Весной 1902 года в Ялте, где Чехов жил в это время на своей даче, он позвал к себе на ужин съехавшихся на весенний сезон писателей.
Собралась довольно большая компания: Иван Бунин, Телешов, Белоусов, Найденов, Елпатьевский, поэт Ладыженский и еще кое-кто.
Мы собрались еще засветло, пили чай, гуляли в саду, беседовали в его уютном кабинете, шутили, спорили, острили.
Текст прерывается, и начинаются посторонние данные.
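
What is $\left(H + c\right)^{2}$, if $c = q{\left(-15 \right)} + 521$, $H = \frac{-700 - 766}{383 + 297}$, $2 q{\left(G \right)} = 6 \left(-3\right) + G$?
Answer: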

Чехов говорил мало. Как все истинные юмористы, очень редко смеялся, заставляя смеяться других, и лишь улыбались его близорукие глаза, спрятанные за стеклами пенсне. Высокий, со впалой больной грудью, изредка покашливающий сухим кашлем, он говорил низким, приятным басом, благородно звучавшим.
Каждый из собравшихся гостей считал нужным что-то рассказать, о чем-нибудь расспросить Чехова. Говорили о современной литературе, об издателях, о театре, о новых пьесах.
— У меня в этом году не будет пьесы! — с обычным мрачным видом сказал Чехов.
— Почему?
Лев Николаевич отсоветовал: я его как-то спросил, нравятся ли ему мои пьесы? «Нет, говорит, не нравятся!» Почему? «Еще хуже, чем у Шекспира!»
Все засмеялись и долго острили над «стариком», как они все называли Толстого.
— А не находите ли вы, что Толстой просто ревнив: завидует всем, кто моложе его?
— Это правда! — подтвердил Елпатьевский. — Когда я в первый раз лечил его, он вдруг спросил меня, сколько мне лет? «Сорок!» У него даже глаза засверкали: «Эх! Как я в сорок-то лет писал!»